Questions dog Tejas line-up

LCA_TejasNew Delhi, June 27: The Indian Air Force will form the first squadron of the “indigenous” light combat aircraft named Tejas this week amid questions on whether it is fit to fight.

The LCA programme was initiated 43 years ago in 1973. The IAF will revive the No. 45 “Flying Daggers” squadron in Bangalore with two Tejas planes on July 1, sources in air headquarters said today.

The “Flying Daggers” recorded the IAF’s last air-to-air kill. In 1999, a MiG 21 aircraft of the squadron shot down a France-made Atlantique that the Pakistan Air Force was flying over the Rann of Kutch.

The squadron was “numberplated” — air force jargon for de-commissioning — in 2002 because the MiG 21 aircraft it was flying had outlived its time. The IAF has at least 10 such “numberplated” fighter aircraft squadrons. It has an authorised strength of 42 fighter squadrons.

Time and cost overrruns as well as worries over the depletion of combat strength have forced the IAF to commission the Tejas with a version that does not yet meet all its requirements. The development cost of the Tejas was estimated to be around Rs 13,500 crore by the comptroller and auditor general last year. Hindustan Aeronautics estimates that the unit cost of a Tejas would be about Rs 270 crore.

A squadron of fighter aircraft in the IAF usually comprises 18 aircraft that would include two trainer aircraft. The “Flying Daggers” can expect to get that many aircraft only in 2019.

The revival of the No. 45 squadron was necessary not only because the IAF has to meet the shortfall in combat aircraft but also because “a squadron is the only legal entity that can hold aircraft”, said the sources.

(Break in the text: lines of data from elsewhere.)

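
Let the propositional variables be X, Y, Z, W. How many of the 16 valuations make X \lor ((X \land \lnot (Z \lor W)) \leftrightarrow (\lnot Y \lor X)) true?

Initial set: {T (X \lor ((X \land \lnot (Z \lor W)) \leftrightarrow (\lnot Y \lor X)))}.
T (X \lor ((X \land \lnot (Z \lor W)) \leftrightarrow (\lnot Y \lor X))): β-rule — branch into T X  //  T ((X \land \lnot (Z \lor W)) \leftrightarrow (\lnot Y \lor X)).
  branch 1 (add T X):
    ○ open, literals {X=1}.
  branch 2 (add T ((X \land \lnot (Z \lor W)) \leftrightarrow (\lnot Y \lor X))):
    T ((X \land \lnot (Z \lor W)) \leftrightarrow (\lnot Y \lor X)): β-rule — branch into T (X \land \lnot (Z \lor W)), T (\lnot Y \lor X)  //  F (X \land \lnot (Z \lor W)), F (\lnot Y \lor X).
      branch 2.1 (add T (X \land \lnot (Z \lor W)), T (\lnot Y \lor X)):
        T (X \land \lnot (Z \lor W)): α-rule — add T X, T \lnot (Z \lor W).
        T \lnot (Z \lor W): α-rule — add F Z, F W.
        T (\lnot Y \lor X): β-rule — branch into T \lnot Y  //  T X.
          branch 2.1.1 (add T \lnot Y):
            ○ open, literals {W=0, X=1, Y=0, Z=0}.
          branch 2.1.2 (add T X):
            ○ open, literals {W=0, X=1, Z=0}.
      branch 2.2 (add F (X \land \lnot (Z \lor W)), F (\lnot Y \lor X)):
        F (\lnot Y \lor X): α-rule — add F \lnot Y, F X.
        F (X \land \lnot (Z \lor W)): β-rule — branch into F X  //  F \lnot (Z \lor W).
          branch 2.2.1 (add F X):
            ○ open, literals {X=0, Y=1}.
          branch 2.2.2 (add F \lnot (Z \lor W)):
            F \lnot (Z \lor W): β-rule — branch into T Z  //  T W.
              branch 2.2.2.1 (add T Z):
                ○ open, literals {X=0, Y=1, Z=1}.
              branch 2.2.2.2 (add T W):
                ○ open, literals {W=1, X=0, Y=1}.
0 branches closed, 6 open.
Each open branch fixes some atoms; the unmentioned ones are free. Counting distinct full assignments: branch {X=1} (Y, Z, W) contributes 8 new; branch {W=0, X=1, Y=0, Z=0} (none free) contributes 0 new; branch {W=0, X=1, Z=0} (Y) contributes 0 new; branch {X=0, Y=1} (Z, W) contributes 4 new; branch {X=0, Y=1, Z=1} (W) contributes 0 new; branch {W=1, X=0, Y=1} (Z) contributes 0 new. Total: 12.

12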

Last January, the government ordered the IAF to induct the Tejas, although it had pointed out that the aircraft fell short of the requirements the force had projected. The government further asked the IAF to prune its requirements so that the scientists at the Defence Research and Development Organisation (DRDO) and the manufacturers at the public sector Hindustan Aeronautics find it simpler to make the aircraft and give a boost to the “Made in India” product.

When defence minister Manohar Parrikar handed over the first of the Tejas aircraft to Air Chief Marshal Arup Raha in January 2015, the DRDO promised that the plane would get its final operational certificate (FoC) in December 2015.

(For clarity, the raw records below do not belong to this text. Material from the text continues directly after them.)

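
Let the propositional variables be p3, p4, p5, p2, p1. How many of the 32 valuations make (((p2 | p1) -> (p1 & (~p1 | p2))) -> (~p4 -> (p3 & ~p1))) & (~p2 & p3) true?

Initial set: {T ((((p2 | p1) -> (p1 & (~p1 | p2))) -> (~p4 -> (p3 & ~p1))) & (~p2 & p3))}.
T ((((p2 | p1) -> (p1 & (~p1 | p2))) -> (~p4 -> (p3 & ~p1))) & (~p2 & p3)): α-rule — add T (((p2 | p1) -> (p1 & (~p1 | p2))) -> (~p4 -> (p3 & ~p1))), T (~p2 & p3).
T (~p2 & p3): α-rule — add T ~p2, T p3.
T (((p2 | p1) -> (p1 & (~p1 | p2))) -> (~p4 -> (p3 & ~p1))): β-rule — branch into F ((p2 | p1) -> (p1 & (~p1 | p2)))  //  T (~p4 -> (p3 & ~p1)).
  branch 1 (add F ((p2 | p1) -> (p1 & (~p1 | p2)))):
    F ((p2 | p1) -> (p1 & (~p1 | p2))): α-rule — add T (p2 | p1), F (p1 & (~p1 | p2)).
    T (p2 | p1): β-rule — branch into T p2  //  T p1.
      branch 1.1 (add T p2):
        × closes — contains both p2 and ~p2.
      branch 1.2 (add T p1):
        F (p1 & (~p1 | p2)): β-rule — branch into F p1  //  F (~p1 | p2).
          branch 1.2.1 (add F p1):
            × closes — contains both p1 and ~p1.
          branch 1.2.2 (add F (~p1 | p2)):
            F (~p1 | p2): α-rule — add F ~p1, F p2.
            ○ open, literals {p1=T, p2=F, p3=T}.
  branch 2 (add T (~p4 -> (p3 & ~p1))):
    T (~p4 -> (p3 & ~p1)): β-rule — branch into F ~p4  //  T (p3 & ~p1).
      branch 2.1 (add F ~p4):
        ○ open, literals {p2=F, p3=T, p4=T}.
      branch 2.2 (add T (p3 & ~p1)):
        T (p3 & ~p1): α-rule — add T p3, T ~p1.
        ○ open, literals {p1=F, p2=F, p3=T}.
2 branches closed, 3 open.
Each open branch fixes some atoms; the unmentioned ones are free. Counting distinct full assignments: branch {p1=T, p2=F, p3=T} (p4, p5) contributes 4 new; branch {p2=F, p3=T, p4=T} (p5, p1) contributes 2 new; branch {p1=F, p2=F, p3=T} (p4, p5) contributes 2 new. Total: 8.

8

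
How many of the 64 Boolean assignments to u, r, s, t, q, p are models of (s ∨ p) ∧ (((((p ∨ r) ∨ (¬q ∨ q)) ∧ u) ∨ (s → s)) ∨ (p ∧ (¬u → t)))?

Initial set: {((s ∨ p) ∧ (((((p ∨ r) ∨ (¬q ∨ q)) ∧ u) ∨ (s → s)) ∨ (p ∧ (¬u → t))))}.
((s ∨ p) ∧ (((((p ∨ r) ∨ (¬q ∨ q)) ∧ u) ∨ (s → s)) ∨ (p ∧ (¬u → t)))): α-rule — add (s ∨ p), (((((p ∨ r) ∨ (¬q ∨ q)) ∧ u) ∨ (s → s)) ∨ (p ∧ (¬u → t))).
(s ∨ p): β-rule — branch into s  //  p.
  branch 1 (add s):
    (((((p ∨ r) ∨ (¬q ∨ q)) ∧ u) ∨ (s → s)) ∨ (p ∧ (¬u → t))): β-rule — branch into ((((p ∨ r) ∨ (¬q ∨ q)) ∧ u) ∨ (s → s))  //  (p ∧ (¬u → t)).
      branch 1.1 (add ((((p ∨ r) ∨ (¬q ∨ q)) ∧ u) ∨ (s → s))):
        ((((p ∨ r) ∨ (¬q ∨ q)) ∧ u) ∨ (s → s)): β-rule — branch into (((p ∨ r) ∨ (¬q ∨ q)) ∧ u)  //  (s → s).
          branch 1.1.1 (add (((p ∨ r) ∨ (¬q ∨ q)) ∧ u)):
            (((p ∨ r) ∨ (¬q ∨ q)) ∧ u): α-rule — add ((p ∨ r) ∨ (¬q ∨ q)), u.
            ((p ∨ r) ∨ (¬q ∨ q)): β-rule — branch into (p ∨ r)  //  (¬q ∨ q).
              branch 1.1.1.1 (add (p ∨ r)):
                (p ∨ r): β-rule — branch into p  //  r.
                  branch 1.1.1.1.1 (add p):
                    ○ open, literals {p=T, s=T, u=T}.
                  branch 1.1.1.1.2 (add r):
                    ○ open, literals {r=T, s=T, u=T}.
              branch 1.1.1.2 (add (¬q ∨ q)):
                (¬q ∨ q): β-rule — branch into ¬q  //  q.
                  branch 1.1.1.2.1 (add ¬q):
                    ○ open, literals {q=F, s=T, u=T}.
                  branch 1.1.1.2.2 (add q):
                    ○ open, literals {q=T, s=T, u=T}.
          branch 1.1.2 (add (s → s)):
            (s → s): β-rule — branch into ¬s  //  s.
              branch 1.1.2.1 (add ¬s):
                × closes — contains both s and ¬s.
              branch 1.1.2.2 (add s):
                ○ open, literals {s=T}.
      branch 1.2 (add (p ∧ (¬u → t))):
        (p ∧ (¬u → t)): α-rule — add p, (¬u → t).
        (¬u → t): β-rule — branch into ¬¬u  //  t.
          branch 1.2.1 (add ¬¬u):
            ○ open, literals {p=T, s=T, u=T}.
          branch 1.2.2 (add t):
            ○ open, literals {p=T, s=T, t=T}.
  branch 2 (add p):
    (((((p ∨ r) ∨ (¬q ∨ q)) ∧ u) ∨ (s → s)) ∨ (p ∧ (¬u → t))): β-rule — branch into ((((p ∨ r) ∨ (¬q ∨ q)) ∧ u) ∨ (s → s))  //  (p ∧ (¬u → t)).
      branch 2.1 (add ((((p ∨ r) ∨ (¬q ∨ q)) ∧ u) ∨ (s → s))):
        ((((p ∨ r) ∨ (¬q ∨ q)) ∧ u) ∨ (s → s)): β-rule — branch into (((p ∨ r) ∨ (¬q ∨ q)) ∧ u)  //  (s → s).
          branch 2.1.1 (add (((p ∨ r) ∨ (¬q ∨ q)) ∧ u)):
            (((p ∨ r) ∨ (¬q ∨ q)) ∧ u): α-rule — add ((p ∨ r) ∨ (¬q ∨ q)), u.
            ((p ∨ r) ∨ (¬q ∨ q)): β-rule — branch into (p ∨ r)  //  (¬q ∨ q).
              branch 2.1.1.1 (add (p ∨ r)):
                (p ∨ r): β-rule — branch into p  //  r.
                  branch 2.1.1.1.1 (add p):
                    ○ open, literals {p=T, u=T}.
                  branch 2.1.1.1.2 (add r):
                    ○ open, literals {p=T, r=T, u=T}.
              branch 2.1.1.2 (add (¬q ∨ q)):
                (¬q ∨ q): β-rule — branch into ¬q  //  q.
                  branch 2.1.1.2.1 (add ¬q):
                    ○ open, literals {p=T, q=F, u=T}.
                  branch 2.1.1.2.2 (add q):
                    ○ open, literals {p=T, q=T, u=T}.
          branch 2.1.2 (add (s → s)):
            (s → s): β-rule — branch into ¬s  //  s.
              branch 2.1.2.1 (add ¬s):
                ○ open, literals {p=T, s=F}.
              branch 2.1.2.2 (add s):
                ○ open, literals {p=T, s=T}.
      branch 2.2 (add (p ∧ (¬u → t))):
        (p ∧ (¬u → t)): α-rule — add p, (¬u → t).
        (¬u → t): β-rule — branch into ¬¬u  //  t.
          branch 2.2.1 (add ¬¬u):
            ○ open, literals {p=T, u=T}.
          branch 2.2.2 (add t):
            ○ open, literals {p=T, t=T}.
1 branch closed, 15 open.
Each open branch fixes some atoms; the unmentioned ones are free. Counting distinct full assignments: branch {p=T, s=T, u=T} (r, t, q) contributes 8 new; branch {r=T, s=T, u=T} (t, q, p) contributes 4 new; branch {q=F, s=T, u=T} (r, t, p) contributes 2 new; branch {q=T, s=T, u=T} (r, t, p) contributes 2 new; branch {s=T} (u, r, t, q, p) contributes 16 new; branch {p=T, s=T, u=T} (r, t, q) contributes 0 new; branch {p=T, s=T, t=T} (u, r, q) contributes 0 new; branch {p=T, u=T} (r, s, t, q) contributes 8 new; branch {p=T, r=T, u=T} (s, t, q) contributes 0 new; branch {p=T, q=F, u=T} (r, s, t) contributes 0 new; branch {p=T, q=T, u=T} (r, s, t) contributes 0 new; branch {p=T, s=F} (u, r, t, q) contributes 8 new; branch {p=T, s=T} (u, r, t, q) contributes 0 new; branch {p=T, u=T} (r, s, t, q) contributes 0 new; branch {p=T, t=T} (u, r, s, q) contributes 0 new. Total: 48.

48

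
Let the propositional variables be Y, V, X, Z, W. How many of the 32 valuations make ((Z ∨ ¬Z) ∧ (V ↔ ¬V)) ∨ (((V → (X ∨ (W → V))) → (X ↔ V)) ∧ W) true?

8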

That has not happened. The first two aircraft with which the IAF will this week form the first squadron of Tejas got an “initial operational certificate” (IoC) in 2013.

The difference between the IoC configuration of the aircraft and the projected FoC configuration of the Tejas is in the firepower and in the avionics. The IAF wanted the Tejas armed with beyond visual range missiles with a 28 degree angle of attack and with active electronic scanned array (AESA) radar that would enable the pilot to see farther and a greater number of targets faster.

The DRDO has now told the IAF that an aircraft fit for the FoC would be available by December this year. The IAF has its doubts but has been told not to voice them.

The IAF has contracted 20 Tejas aircraft in the IoC configuration, 20 in the FoC configuration. It has been told to prepare to contract 80 in the Mark 1A version of the aircraft. The IAF also expected four trainers – with two cockpits each, one for the instructor and one for the trainee – but only two are in production now.

Fighter pilots of the IAF who have flown the Tejas describe it as a “very good platform, much better than the MiG-21 that it is replacing” but they also add “it will get better as we add teeth to it”. That sounds like the Flying Daggers are being equipped with aircraft that lack razor-sharpness.

The Tejas can drop laser-guided 500kg and 1000-pound bombs for ground attack and it can fire short and medium range air-to-air missiles. But that is technology that is 20 years too old. It flies at a maximum speed of 1350kmph (about 1.4 times the speed of sound).

The DRDO claims that 70 per cent of the components of the Tejas are “indigenous”, but a CAG report in May last year had found only 35 per cent to be so.

Writing in the journal, Indian Defence Review, in 2015, Air Marshal Anil Chopra, who retired as air officer in charge of personnel, said: “In all fairness, the SQRs (staff qualitative requirements) for an aircraft to be delivered in 1995 cannot remain frozen for an aircraft to be delivered in 2015.”